By Samantha Behlog
As we discussed what constitutes ‘crimes against humanity’ during a lecture by Carolyn Edgerton on transitional justice, I reflected on my knowledge of the situation in Qatar in preparation for the next FIFA World Cup in 2022.
Many of the laborers working on construction of the new stadium and nearby roads, hotels, and other infrastructure are recruited from foreign countries, largely from South and Southeast Asian countries such as Bangladesh, India, and Nepal.

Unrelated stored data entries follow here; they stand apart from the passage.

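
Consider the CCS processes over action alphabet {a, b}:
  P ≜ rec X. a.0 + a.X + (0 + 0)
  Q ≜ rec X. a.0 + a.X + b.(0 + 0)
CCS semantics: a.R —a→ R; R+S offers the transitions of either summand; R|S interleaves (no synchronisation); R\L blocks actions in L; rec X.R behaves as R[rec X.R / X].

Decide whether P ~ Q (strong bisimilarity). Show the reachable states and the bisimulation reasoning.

P ≁ Q

P's transition system — 2 states:
  u0 = rec X. a.0 + a.X + (0 + 0) has moves -a-> u0, -a-> u1
  u1 = 0 has moves deadlocked
Q's transition system — 3 states:
  v0 = rec X. a.0 + a.X + b.(0 + 0) has moves -a-> v0, -a-> v1, -b-> v2
  v1 = 0 has moves deadlocked
  v2 = 0 + 0 has moves deadlocked
Partition-refinement fixed point:
  B0 = {u0}
  B1 = {u1, v1, v2}
  B2 = {v0}
u0 ∈ B0, v0 ∈ B2 → different blocks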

Many migrant workers are lured there with the promise of financial gain, an alternative to the poverty and unemployment often found in their own country, but arrive in Qatar only to find that they have essentially been turned into forced laborers. The worker’s pay recruitment fees to the recruiters in their own country to cover their transportation and accommodations, and then are promised to reap the pay of their work many times with the intent to have it sent back to their family. Upon their arrival, the migrant workers passports and identity documents are confiscated, their wages are often withheld for months at a time or they are given much less than they were promised. Additionally, their living conditions are dirty, unsafe, and generally overcrowded, and many sources estimate that by the end of construction in 2022 around 4,000 migrant workers will have died between extensive hours laboring in the hot weather, falling ill from unsanitary conditions, and falls from the worksites with improper safety measures. Much of the international community is aware of this, and from a legal perspective it seems to easily constitute crimes against humanity, however it is still being allowed to continue. We have not yet reached the estimated 4,000 deaths, and I question with all that therein to gain financially, if in the next four years anything besides the shaming from international organizations will be done. It is an interesting and unfortunate phenomenon how selective the international community is in getting involved in scenarios which constitute international crimes. I strongly hope, but with little optimism, that the world will not see condemning and acting on this, as a situation where there is too much to lose by doing so, but only time will determine this.